Respect is key to aboriginal approval of Northern Gateway pipeline – by Brian Lee Crowley (Globe and Mail – May 16, 2013)

Globe and Mail is Canada’s national newspaper with the second largest broadsheet circulation in the country. It has enormous influence on Canada’s political and business elite.

Contrary to what regular readers of newspapers might believe, aboriginal communities in Canada are not knee-jerk opponents of development. On the contrary, a careful reading of their recent responses to development proposals gives reason for optimism.

Perhaps the highest-profile example of a major natural resource project facing roadblocks in large part because of aboriginal opposition is the Northern Gateway pipeline to link Alberta’s oil sands to Asian markets through the West Coast. While other players (such as the B.C. government) matter too, without aboriginal support, Northern Gateway (or its equivalent) almost certainly will not succeed. With that support, it has a fighting chance. Can that support be achieved?

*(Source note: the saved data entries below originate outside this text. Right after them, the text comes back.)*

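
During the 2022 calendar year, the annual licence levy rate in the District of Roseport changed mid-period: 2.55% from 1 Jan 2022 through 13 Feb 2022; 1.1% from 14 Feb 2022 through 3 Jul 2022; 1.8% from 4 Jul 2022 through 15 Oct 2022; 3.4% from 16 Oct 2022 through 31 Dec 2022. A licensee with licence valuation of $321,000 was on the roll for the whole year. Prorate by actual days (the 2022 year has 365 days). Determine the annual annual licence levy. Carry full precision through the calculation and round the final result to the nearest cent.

$6,289.84

1 Jan – 13 Feb 2022: 44 days at 2.55% → $321,000 × 2.55% × 44/365 = $986.7452
14 Feb – 3 Jul 2022: 140 days at 1.1% → $321,000 × 1.1% × 140/365 = $1,354.3562
4 Jul – 15 Oct 2022: 104 days at 1.8% → $321,000 × 1.8% × 104/365 = $1,646.3342
16 Oct – 31 Dec 2022: 77 days at 3.4% → $321,000 × 3.4% × 77/365 = $2,302.4055
Total = $6,289.8411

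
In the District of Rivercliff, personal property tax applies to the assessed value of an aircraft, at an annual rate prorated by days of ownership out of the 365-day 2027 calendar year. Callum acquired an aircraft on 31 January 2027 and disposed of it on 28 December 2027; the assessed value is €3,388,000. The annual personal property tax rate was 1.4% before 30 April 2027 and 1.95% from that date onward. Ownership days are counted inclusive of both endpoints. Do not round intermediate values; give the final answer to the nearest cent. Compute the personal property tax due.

€55,549.28

31 January – 29 April 2027: 89 days at 1.4% → €3,388,000 × 1.4% × 89/365 = €11,565.6110
30 April – 28 December 2027: 243 days at 1.95% → €3,388,000 × 1.95% × 243/365 = €43,983.6658
Total = €55,549.2767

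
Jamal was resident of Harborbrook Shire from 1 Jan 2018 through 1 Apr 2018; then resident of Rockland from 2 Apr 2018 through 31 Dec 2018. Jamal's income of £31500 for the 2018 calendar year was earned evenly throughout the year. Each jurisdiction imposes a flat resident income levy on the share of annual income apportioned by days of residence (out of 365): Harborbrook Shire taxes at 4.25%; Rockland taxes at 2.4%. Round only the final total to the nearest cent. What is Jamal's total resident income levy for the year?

Harborbrook Shire, 1 Jan – 1 Apr 2018: 91 days → £31500 × 4.25% × 91/365 = £333.7705
Rockland, 2 Apr – 31 Dec 2018: 274 days → £31500 × 2.4% × 274/365 = £567.5178
Total = £901.2884

£901.29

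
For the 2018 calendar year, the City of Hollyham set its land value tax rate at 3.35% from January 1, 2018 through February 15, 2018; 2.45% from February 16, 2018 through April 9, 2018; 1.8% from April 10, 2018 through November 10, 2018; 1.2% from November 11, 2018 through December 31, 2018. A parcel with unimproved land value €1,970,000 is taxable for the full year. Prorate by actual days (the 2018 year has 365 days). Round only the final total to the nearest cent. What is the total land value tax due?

January 1 – February 15, 2018: 46 days at 3.35% → €1,970,000 × 3.35% × 46/365 = €8,317.1781
February 16 – April 9, 2018: 53 days at 2.45% → €1,970,000 × 2.45% × 53/365 = €7,008.3425
April 10 – November 10, 2018: 215 days at 1.8% → €1,970,000 × 1.8% × 215/365 = €20,887.3973
November 11 – December 31, 2018: 51 days at 1.2% → €1,970,000 × 1.2% × 51/365 = €3,303.1233
Total = €39,516.0411

€39,516.04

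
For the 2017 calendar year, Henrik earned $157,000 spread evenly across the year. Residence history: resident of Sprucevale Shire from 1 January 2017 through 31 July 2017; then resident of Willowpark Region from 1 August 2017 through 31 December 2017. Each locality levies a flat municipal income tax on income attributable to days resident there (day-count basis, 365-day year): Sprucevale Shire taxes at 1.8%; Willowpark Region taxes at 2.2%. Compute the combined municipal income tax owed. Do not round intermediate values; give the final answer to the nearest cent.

$3,089.24

Sprucevale Shire, 1 January – 31 July 2017: 212 days → $157,000 × 1.8% × 212/365 = $1,641.4027
Willowpark Region, 1 August – 31 December 2017: 153 days → $157,000 × 2.2% × 153/365 = $1,447.8411
Total = $3,089.2438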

Those with long memories recall the 1970s proposal to build a Mackenzie Valley pipeline to carry Northwest Territories gas to southern markets. This proposal coincided with a rising aboriginal self-awareness and organizational muscle under outstanding leaders such as George Erasmus.

As the pipeline project gathered steam, these newly organized aboriginal communities begin to complain about their exclusion from decision making despite the fact that the pipeline’s greatest impact would fall on them and their land.

In the face of the growing controversy, Ottawa appointed Thomas Berger, a judge, former B.C. New Democratic Party leader and defender of aboriginal rights, to head a royal commission on the pipeline plan.

The Berger Commission exposed Canadians to something few expected: nightly news footage of aboriginal elders talking, often in their language, about the importance of the land, animals and indigenous ways of life.

Aboriginal testimony made clear their opposition to uncontrolled development on their lands – but also their desire to see land claims resolved and for greater control over their territories.

Contrary to a common misconception, Judge Berger did not recommend against the pipeline, but said it should be postponed until aboriginal people were ready for development. That recommendation, plus the changing economics of the project, led Ottawa to agree to set the project aside. The Trudeau government’s national energy program seemed to put the final nail in the pipeline’s coffin.

There the interest of the southern public in NWT energy resources largely ended. But after the cameras left, life continued to unfold on two parallel tracks.